The size of the die space and the amount of the power have very little to do with AVX-512.

AVX-512 is a better instruction set and many tasks can be done with fewer instructions than when using AVX or SSE, resulting in a lower energy consumption, even at the same data width.

The increase in size and power consumption is due almost entirely to the fact that AVX-512 has both twice the number of registers and double-width registers in comparison with AVX. Moreover the current implementations have a corresponding widening of the execution units and datapaths.

If SSE or AVX would have been widened for higher performance, they would have had the same increases in size and power, but they would have remained less efficient instruction sets.

Even in the worst AVX-512 implementation, in Skylake Server, doing any computation in AVX-512 mode reduces a lot the energy consumption.

The problem with AVX-512 in Skylake Server and derived CPUs, e.g. Cascade Lake, is that those Intel CPUs have worse methods of limiting the power consumption than the contemporaneous AMD Zen. Whatever method was used by Intel, it reacted too slow during consumption peaks. Because of that, the Intel CPUs had to reduce the clock frequency in advance whenever they feared that a too large power consumption could happen in the future, e.g. when they see a sequence of AVX-512 instructions and they fear that more will follow.

While this does not matter for programs that do long computations with AVX-512, when the clock frequency really needs to go down, it handicaps the programs that execute only a few AVX-512 instructions, but enough to trigger the decrease in clock frequency, which slows down the non-AVX-512 instructions that follow.

This was a serious problem for all Intel CPUs derived from Skylake, where you must take care to not use AVX-512 instructions unless you intend to use many of them.

However it was not really a problem of AVX-512 but of Intel's methods for power and die temperature control. Those can be improved and Intel did improve them in later CPUs.

AVX-512 is not the only one that caused such undesirable behaviors. Even in much older Intel CPUs, the same kind of problems appear when you are interested to have maximum single-thread performance, but some random background process starts on another previously idle core. Even if that background process consumes a negligible power, the CPU is afraid that it might start to consume a lot and it reduces drastically the maximum turbo frequency compared with the case when a single core was active, causing the program that interests you to slow down.

This is exactly the same kind of problem, and it is visible especially on Windows, which has a huge quantity of enabled system services that may start to execute unexpectedly, even when you believe that the computer should be idle. Nevertheless, the people got used to this behavior, especially because it was little that they could do about it, so it was much less discussed than the AVX-512 slowdown.

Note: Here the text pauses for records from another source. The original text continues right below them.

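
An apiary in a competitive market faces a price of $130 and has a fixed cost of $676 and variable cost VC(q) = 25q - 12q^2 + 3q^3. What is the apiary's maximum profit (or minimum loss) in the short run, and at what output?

Profit = -$226 at q = 5

AVC = 25 - 12q + 3q^2 has its minimum $13 at q = 2; price $130 clears that bar, so the firm operates.
MC = 25 - 24q + 9q^2. Setting P = MC and taking the root on the rising branch gives q* = 5.
TR = 130·5 = 650. TC = 676 + 200 = 876. Profit = 650 − 876 = -$226.
By producing, the firm covers all variable cost plus $450 of fixed cost; shutting down would lose the full $676.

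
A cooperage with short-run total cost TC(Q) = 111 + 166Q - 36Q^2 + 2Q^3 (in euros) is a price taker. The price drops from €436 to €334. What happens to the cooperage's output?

MC = 166 - 72Q + 6Q^2; the shutdown threshold is min AVC = €4 (at Q = 9).
With P = €436 above the shutdown price, P = MC gives Q = 15.
At P = €334 ≥ min AVC, set P = MC: Q = 14. The firm stays open but cuts output.

Output falls from 15 to 14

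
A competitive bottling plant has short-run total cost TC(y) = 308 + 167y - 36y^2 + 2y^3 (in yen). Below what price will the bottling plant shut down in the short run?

The shutdown price is the minimum of AVC. VC = 167y - 36y^2 + 2y^3, so AVC = 167 - 36y + 2y^2.
dAVC/dy = -36 + 4y = 0 gives y = 9. min AVC = 167 - 36·9 + 2·9^2 = 5.
For P < ¥5 the firm produces nothing.

¥5 per unit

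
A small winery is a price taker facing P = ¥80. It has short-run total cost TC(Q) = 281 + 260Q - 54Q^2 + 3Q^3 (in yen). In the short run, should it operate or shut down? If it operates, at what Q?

Variable cost is VC = 260Q - 54Q^2 + 3Q^3, so AVC = VC/Q = 260 - 54Q + 3Q^2 and MC = dTC/dQ = 260 - 108Q + 9Q^2.
The AVC parabola has its vertex at Q = 54/6 = 9, where AVC = 260 - 54·9 + 3·9^2 = ¥17.
Because ¥80 ≥ ¥17, revenue can cover variable cost; the firm operates.
Set P = MC: 80 = 260 - 108Q + 9Q^2 → 180 - 108Q + 9Q^2 = 0. The roots are Q = 2 and Q = 10; the profit-maximizing output is on the rising part of MC, so Q* = 10.
Check: AVC at Q = 10 is ¥20 ≤ P, so revenue covers variable cost.
Profit = P·Q − TC = 80·10 − 481 = ¥319.

Produce at Q = 10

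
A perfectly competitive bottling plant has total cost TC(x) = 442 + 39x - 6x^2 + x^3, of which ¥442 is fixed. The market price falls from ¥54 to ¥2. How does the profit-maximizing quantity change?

MC = 39 - 12x + 3x^2; the shutdown threshold is min AVC = ¥30 (at x = 3).
At P = ¥54 ≥ min AVC, set P = MC on the rising branch: x = 5.
At P = ¥2 < min AVC = ¥30, price no longer covers variable cost at any output, so the firm shuts down: x = 0.

Output falls from 5 to 0 (the firm shuts down)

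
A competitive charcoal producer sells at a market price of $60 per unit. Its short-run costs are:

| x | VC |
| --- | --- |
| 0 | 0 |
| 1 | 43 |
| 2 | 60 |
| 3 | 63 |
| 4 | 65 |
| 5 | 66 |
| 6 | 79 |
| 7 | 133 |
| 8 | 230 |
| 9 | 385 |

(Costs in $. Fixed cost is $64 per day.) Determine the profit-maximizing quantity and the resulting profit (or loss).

x = 7; profit = $223

Profit at each row (π = 60x − TC): x=0: -64; x=1: -47; x=2: -4; x=3: 53; x=4: 111; x=5: 170; x=6: 217; x=7: 223; x=8: 186; x=9: 91.
Profit is maximized at x = 7. AVC there is 133/7 = $19 ≤ P, so producing beats shutting down (which would give -$64).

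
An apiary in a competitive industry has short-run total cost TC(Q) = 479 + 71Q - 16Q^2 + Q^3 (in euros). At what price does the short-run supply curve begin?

The firm shuts down when price falls below the minimum of average variable cost. AVC = VC/Q = 71 - 16Q + Q^2.
dAVC/dQ = -16 + 2Q = 0 gives Q = 8. min AVC = 71 - 16·8 + 8^2 = 7.
So the shutdown price is €7.

€7 per unit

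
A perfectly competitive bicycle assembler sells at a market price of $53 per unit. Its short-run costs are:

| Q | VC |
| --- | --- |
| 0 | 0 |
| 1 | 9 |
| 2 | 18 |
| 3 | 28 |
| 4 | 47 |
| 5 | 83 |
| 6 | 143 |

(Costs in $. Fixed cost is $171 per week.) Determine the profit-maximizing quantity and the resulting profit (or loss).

Q = 5; profit = $11

Tabulate TR − TC: Q=0: -171; Q=1: -127; Q=2: -83; Q=3: -40; Q=4: -6; Q=5: 11; Q=6: 4.
Profit is maximized at Q = 5. AVC there is 83/5 = $16.60 ≤ P, so producing beats shutting down (which would give -$171).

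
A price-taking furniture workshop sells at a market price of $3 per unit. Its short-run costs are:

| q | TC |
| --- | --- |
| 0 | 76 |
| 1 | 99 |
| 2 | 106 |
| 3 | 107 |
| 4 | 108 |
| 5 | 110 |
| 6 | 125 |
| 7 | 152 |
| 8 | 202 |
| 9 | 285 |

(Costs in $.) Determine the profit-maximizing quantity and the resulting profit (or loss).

Profit at each row (π = 3q − TC): q=0: -76; q=1: -96; q=2: -100; q=3: -98; q=4: -96; q=5: -95; q=6: -107; q=7: -131; q=8: -178; q=9: -258.
Profit is highest at q = 0. Equivalently, the lowest AVC in the table is 34/5 ≈ $6.80 at q = 5, and P = $3 falls below it — price never covers variable cost, so the firm shuts down and loses only its fixed cost.

q = 0 (shut down); profit = -$76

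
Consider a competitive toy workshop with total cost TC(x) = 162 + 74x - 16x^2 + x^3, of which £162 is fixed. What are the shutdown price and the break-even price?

Shutdown price = min AVC. AVC = 74 - 16x + x^2, with vertex at x = 8 and minimum £10.
ATC = 162/x + 74 - 16x + x^2. Setting dATC/dx = −162/x^2 − 16 + 2x = 0 gives x = 9 (since 2·9^3 − 16·9^2 = 162).
min ATC = 162/9 + 74 − 16·9 + 9^2 = £29. That is the break-even price.
For £10 ≤ P < £29 the firm produces at a loss; below £10 it shuts down.

Shutdown price = £10; break-even price = £29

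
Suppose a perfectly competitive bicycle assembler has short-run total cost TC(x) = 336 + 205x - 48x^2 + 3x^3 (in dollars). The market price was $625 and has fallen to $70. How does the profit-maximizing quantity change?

AVC = 205 - 48x + 3x^2, minimized at x = 8 where min AVC = $13. MC = 205 - 96x + 9x^2.
At P = $625 ≥ min AVC, set P = MC on the rising branch: x = 14.
At P = $70 ≥ min AVC, set P = MC: x = 9. The firm stays open but cuts output.

Output falls from 14 to 9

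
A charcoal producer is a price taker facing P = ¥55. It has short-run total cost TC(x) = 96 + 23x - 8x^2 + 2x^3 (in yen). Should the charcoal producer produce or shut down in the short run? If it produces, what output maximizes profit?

Produce at x = 4

From TC, MC = TC'(x) = 23 - 16x + 6x^2 and AVC = VC/x = 23 - 8x + 2x^2.
The AVC parabola has its vertex at x = 8/4 = 2, where AVC = 23 - 8·2 + 2·2^2 = ¥15.
Because ¥55 ≥ ¥15, revenue can cover variable cost; the firm operates.
Solving P = MC: -32 - 16x + 6x^2 = 0 ⇒ x = -4/3 or 4. On the upward-sloping branch, x* = 4.
Check: AVC at x = 4 is ¥23 ≤ P, so revenue covers variable cost.
Profit = P·x − TC = 55·4 − 188 = ¥32.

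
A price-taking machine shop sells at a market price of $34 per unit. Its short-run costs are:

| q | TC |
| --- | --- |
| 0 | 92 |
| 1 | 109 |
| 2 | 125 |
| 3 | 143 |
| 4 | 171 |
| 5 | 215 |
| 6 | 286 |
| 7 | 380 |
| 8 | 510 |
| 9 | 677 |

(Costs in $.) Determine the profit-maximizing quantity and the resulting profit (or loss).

Tabulate TR − TC: q=0: -92; q=1: -75; q=2: -57; q=3: -41; q=4: -35; q=5: -45; q=6: -82; q=7: -142; q=8: -238; q=9: -371.
Profit is maximized at q = 4. AVC there is 79/4 = $19.75 ≤ P, so producing beats shutting down (which would give -$92).

q = 4; profit = -$35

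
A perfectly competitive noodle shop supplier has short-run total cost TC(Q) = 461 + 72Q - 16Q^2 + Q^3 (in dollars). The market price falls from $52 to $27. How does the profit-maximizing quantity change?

MC = 72 - 32Q + 3Q^2; the shutdown threshold is min AVC = $8 (at Q = 8).
With P = $52 above the shutdown price, P = MC gives Q = 10.
At P = $27 ≥ min AVC, set P = MC: Q = 9. The firm stays open but cuts output.

Output falls from 10 to 9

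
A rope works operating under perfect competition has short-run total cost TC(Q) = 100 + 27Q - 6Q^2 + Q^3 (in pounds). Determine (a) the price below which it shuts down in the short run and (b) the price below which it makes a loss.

Shutdown price = £18; break-even price = £42

Shutdown price = min AVC. AVC = 27 - 6Q + Q^2, with vertex at Q = 3 and minimum £18.
ATC = 100/Q + 27 - 6Q + Q^2. Setting dATC/dQ = −100/Q^2 − 6 + 2Q = 0 gives Q = 5 (since 2·5^3 − 6·5^2 = 100).
min ATC = 100/5 + 27 − 6·5 + 5^2 = £42. That is the break-even price.
For £18 ≤ P < £42 the firm produces at a loss; below £18 it shuts down.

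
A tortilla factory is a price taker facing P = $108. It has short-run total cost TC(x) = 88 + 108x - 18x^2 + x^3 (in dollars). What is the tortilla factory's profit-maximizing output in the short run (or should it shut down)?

Produce at x = 12

From TC, MC = TC'(x) = 108 - 36x + 3x^2 and AVC = VC/x = 108 - 18x + x^2.
AVC is minimized where dAVC/dx = -18 + 2x = 0, at x = 9; min AVC = 108 - 18·9 + 9^2 = $27.
Because $108 ≥ $27, revenue can cover variable cost; the firm operates.
P = MC gives -36x + 3x^2 = 0, with roots 0 and 12. Take the larger (rising MC): x* = 12.
Check: AVC at x = 12 is $36 ≤ P, so revenue covers variable cost.
Profit = P·x − TC = 108·12 − 520 = $776.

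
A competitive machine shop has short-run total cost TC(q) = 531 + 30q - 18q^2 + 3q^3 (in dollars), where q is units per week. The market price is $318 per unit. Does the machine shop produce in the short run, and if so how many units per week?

Produce at q = 8

From TC, MC = TC'(q) = 30 - 36q + 9q^2 and AVC = VC/q = 30 - 18q + 3q^2.
AVC hits its minimum where MC = AVC, at q = 3, giving min AVC = 30 - 18·3 + 3·3^2 = $3.
Because $318 ≥ $3, revenue can cover variable cost; the firm operates.
Solving P = MC: -288 - 36q + 9q^2 = 0 ⇒ q = -4 or 8. On the upward-sloping branch, q* = 8.
Check: AVC at q = 8 is $78 ≤ P, so revenue covers variable cost.
Profit = P·q − TC = 318·8 − 1155 = $1389.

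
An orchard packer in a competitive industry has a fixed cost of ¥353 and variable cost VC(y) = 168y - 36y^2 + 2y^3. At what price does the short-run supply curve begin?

The firm shuts down when price falls below the minimum of average variable cost. AVC = VC/y = 168 - 36y + 2y^2.
dAVC/dy = -36 + 4y = 0 gives y = 9. min AVC = 168 - 36·9 + 2·9^2 = 6.
For P < ¥6 the firm produces nothing.

¥6 per unit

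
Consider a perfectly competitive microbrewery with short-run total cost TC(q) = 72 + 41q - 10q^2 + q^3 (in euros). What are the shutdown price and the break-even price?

AVC = 41 - 10q + q^2; minimized at q = 5, giving min AVC = €16. That is the shutdown price.
ATC = 72/q + 41 - 10q + q^2. Setting dATC/dq = −72/q^2 − 10 + 2q = 0 gives q = 6 (since 2·6^3 − 10·6^2 = 72).
min ATC = 72/6 + 41 − 10·6 + 6^2 = €29. That is the break-even price.
Between these two prices the firm operates at a loss; above €29 it earns a profit.

Shutdown price = €16; break-even price = €29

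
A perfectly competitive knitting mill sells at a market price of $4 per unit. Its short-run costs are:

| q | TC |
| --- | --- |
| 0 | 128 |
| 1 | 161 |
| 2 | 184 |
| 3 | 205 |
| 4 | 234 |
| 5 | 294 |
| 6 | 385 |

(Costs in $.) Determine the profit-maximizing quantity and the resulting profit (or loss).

Compute π = P·q − TC at each output: q=0: -128; q=1: -157; q=2: -176; q=3: -193; q=4: -218; q=5: -274; q=6: -361.
Profit is highest at q = 0. Equivalently, the lowest AVC in the table is 77/3 ≈ $25.67 at q = 3, and P = $4 falls below it — price never covers variable cost, so the firm shuts down and loses only its fixed cost.

q = 0 (shut down); profit = -$128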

oakwhiz · on March 30, 2022

When AVX first came out it did make the process of overclock stability tuning more difficult, because the was a desire to test under both AVX and non-AVX pathological load conditions. Sometimes the change in voltage drop over the die, along with the frequency change, would cause instability in one case but not the other.

Having gone through the process, I could understand how this would be an annoying feature that violated previous assumptions about how Intel CPUs work.